Because of Japan’s advanced monopoly capital and its high organic composition of capital, it actually costs a lot to make high tech goods in Japan. So what can Japanese companies do? Naturally, the only remaining routes available to them are A) to reduce the costs of constant capital by obtaining cheaper raw material imports; B) obtaining cheaper labor costs abroad; and C) cheapening labor at home through mechanization, productivity advances etc. A) is not really an option anymore, so only B) and C) remain. A reliance on the export market and low wages domestically means that Japanese corporations seek to realize the value of their products mainly abroad in richer countries rather than at home. In other words, they target mostly foreign consumers in America, China, Europe etc. rather than in Japan.

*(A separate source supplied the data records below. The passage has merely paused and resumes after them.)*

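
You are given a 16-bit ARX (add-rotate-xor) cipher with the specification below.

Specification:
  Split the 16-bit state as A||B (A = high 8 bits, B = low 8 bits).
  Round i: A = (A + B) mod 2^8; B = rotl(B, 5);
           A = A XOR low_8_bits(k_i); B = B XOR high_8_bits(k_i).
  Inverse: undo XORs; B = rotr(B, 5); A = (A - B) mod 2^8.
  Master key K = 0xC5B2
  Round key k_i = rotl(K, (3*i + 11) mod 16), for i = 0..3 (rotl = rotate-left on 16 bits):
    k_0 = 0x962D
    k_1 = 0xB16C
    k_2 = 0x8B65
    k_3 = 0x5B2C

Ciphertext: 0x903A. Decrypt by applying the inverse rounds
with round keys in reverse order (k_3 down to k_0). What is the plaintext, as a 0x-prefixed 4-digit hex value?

0x49D9

s_0 = ciphertext = 0x903A
s_1 = InvRound(s_0, k_3) = 0xB10B
s_2 = InvRound(s_1, k_2) = 0xD004
s_3 = InvRound(s_2, k_1) = 0x0FAD
s_4 = InvRound(s_3, k_0) = 0x49D9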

Now, positing solutions to this problem is beyond the scope of this essay. The aim was rather only to present a new way of thinking about inflation and deflation. One major lesson we can learn from this in the case of Japan is that it is possible to have a situation that looks like deflation but where there is actual inflation that is simply hidden. Interest rates and monetary supply etc., the main indicators of inflation in mainstream economics, though, cannot explain this facet entirely. Instead, as I have suggested, Marxist crisis theory relating to the organic composition of capital and capital accumulation offers a much clearer picture. Only this, in other words, explains why it is possible to have both declining wages and rising prices. Based on this, the obvious conclusion that many left-leaning economists draw, therefore, is to raise wages which they think will stimulate domestic demand. Of course, raising wages is necessary for the betterment of the global working class. Yet it is also not totally incompatible with the capitalist model of growth and accumulation. Indeed, capitalists must raise wages to a certain extent (enough to buy basic necessities) to support the reproduction of the working class. In addition, capitalists can generally raise wages insofar as this rise itself doesn't threaten the portion of surplus value, s, being extracted. This can be offset with rises in and exploitation or so-called productivity. Or, another option available to capitalists is to continue to depress wages and instead to make up for rising prices with the expansion of credit. Finally, another more extreme option would be to resort to other measures such as locking down a portion of the global working class in order to shut off or to regulate global supply and demand. This is especially important in times of crisis when a large portion of the working class becomes redundant (surplus population); in times of looming hyperinflation due to ballooning prices and an inability to sell these goods; or when wage rises threaten the capitalists’ portion of surplus value. Indeed, some have argued that this was part of the purpose of the global Covid lockdowns in the first place.